In the following weeks, PayerFusion will be posting healthcare reform terms that you should know in a three part series. These terms are useful in establishing a basic understanding of what Healthcare Reform offers you. Without further ado, below we kick off our quick-glance glossary of terms. Stay tuned for parts two and three!
Part 1 - Healthcare Reform Glossary Terms A through D
Access to Health Services – A person’s or population’s ability to engage in healthcare services and coverage, which are a) geographically proximate, b) physically accessible (for people with limited mobility), c) temporally (timing) appropriate d) socioculturally consistent, and e) without financial barriers.
Bending the Curve – Healthcare cost trends in the United States are two to three times greater than inflation and are therefore unsustainable. This popular phrase describes current efforts to promote health and wellbeing as well as a more effective and efficient healthcare delivery system that will thereby slow the growth in healthcare spending.
Bundled Payments/Episodic Payments – A bundled payment is a single, standardized comprehensive payment that covers all services provided to a patient during an episode of care for a procedure or an acute or chronic condition.

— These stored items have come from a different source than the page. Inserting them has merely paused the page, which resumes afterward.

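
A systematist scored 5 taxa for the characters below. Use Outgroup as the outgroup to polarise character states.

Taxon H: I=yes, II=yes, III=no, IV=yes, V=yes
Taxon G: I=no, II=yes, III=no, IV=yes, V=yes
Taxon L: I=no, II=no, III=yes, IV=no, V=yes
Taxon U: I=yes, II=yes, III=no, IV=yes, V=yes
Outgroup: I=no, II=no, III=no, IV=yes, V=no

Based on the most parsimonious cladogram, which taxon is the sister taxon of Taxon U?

Taxon H

Character polarity is set by the outgroup: the derived state is whichever differs from the outgroup's state, so for IV the derived state is 'no', and for the remaining characters it is 'yes'.
I (derived state 'yes') is shared by Taxon H and Taxon U — a synapomorphy uniting that clade.
Only Taxon G, Taxon H, and Taxon U show the derived state 'yes' for II, supporting them as a clade.
III: derived state 'yes' in Taxon L only — an autapomorphy, so it tells us nothing about relationships among taxa.
IV (derived state 'no') is unique to Taxon L (autapomorphy; uninformative for grouping).
All ingroup taxa share the derived state 'yes' for V; it defines the ingroup but does not resolve relationships within it.
Most parsimonious ingroup topology: (Taxon L,(Taxon G,(Taxon H,Taxon U))).
Taxon U and Taxon H form a cherry on this tree, so they are sister taxa.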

Cadillac Tax – The Cadillac Tax is a 40 percent excise tax on healthcare premiums (employer + employee) that is placed on employers for premiums that exceed $10,200 for individual coverage and $27,500 for family coverage. The Cadillac Tax is part of the Patient Protection and Affordable Care Act and is slated to go into effect on January 1 in 2018.
Care Continuum – The care continuum describes the full range of services that a patient may encounter from prenatal care prior to birth to palliative services at end of life. This term also recognizes that care is provided across the full spectrum of healthcare delivery including outpatient, inpatient, home care, rehabilitation, nursing, virtual, and pre- and post-acute care settings.
Center for Medicare and Medicaid Innovation (CMMI) – The CMMI was established to test new healthcare delivery and payment models. The threefold focus of the CMMI is to help find better ways to care for individuals, better overall health and reduced costs. The initial focus will be on patient-centered medical homes, advanced primary care practice within community health centers, and comprehensive treatment practices for dual (Medicare and Medicaid) eligibles.
Clinical Decision Support – These are computerized tools that incorporate information-gathering, as well as monitoring and delivery systems, to ensure optimal decision-making on the part of the treating clinician. They assist physicians and other providers at the point of care to follow evidence-based guidelines and improve healthcare outcomes.
Comparative Effectiveness Research – Presently most research compares a treatment or intervention to a placebo or doing nothing. There are few studies that compare multiple approaches to medical concerns. Comparative Effectiveness Research addresses this problem. According to the Department of Health and Human Services, “Comparative effectiveness research is the conduct and synthesis of systematic research comparing different interventions and strategies to prevent, diagnose, treat and monitor health conditions. The purpose of comparative effectiveness research is to inform patients, providers, and decision-makers, responding to their expressed needs, about which interventions are most effective for which patients under specific circumstances.” Source: http://www.hhs.gov/recovery/programs/cer/draftdefinition.html Accessed 7/28/2010.
Computerized Physician Order Entry – Computerized Physician Order Entry (CPOE) is the electronic entry of medical practitioner instructions for services, tests, and treatments of patients into a computerized system that relays the orders to the appropriate party such as a hospital pharmacists or blood-draw lab. These systems can be used for care orders, prescriptions, lab tests, and radiological orders.
Coverage Limits – A health insurance plan has been able dictate the maximum number of dollars spent on benefits per individual/family/policy, and these restrictions come in two forms — annual and lifetime.
Culture of Health – This is an ideological transformation of an organization’s culture that passively accepts rising, unsustainable healthcare costs to a proactive entity that encourages the holistic wellbeing of each of its employees. Such organizations integrate the health status of their workforce into their mission and vision statements and require all of their employees to be accountable for their health.
Demonstration Projects – These are federally funded efforts to test and evaluate care delivery, cost reduction, health improvement, and payment reform models. The goal of these projects is to develop new, effective methodologies for care and payment, which can be expanded to a broader, perhaps national, scope. The Affordable Care Act has several funded pilots dealing with innovations such as the bundled payment model and programs for chronically ill Medicare beneficiaries using home-based teams. Note that demonstration project opportunities have been ongoing for years and are not solely tied to recent legislation.
Disease Management – Disease management programs address the needs of population cohorts affected by chronic illnesses to reduce their medical costs and the deleterious effects of these conditions. A successful effort involves an effective way to identify worthy patients and engage them to fully participate in evidence-based interventions that produce measurable improvements in care, reduced costs, and perceived value.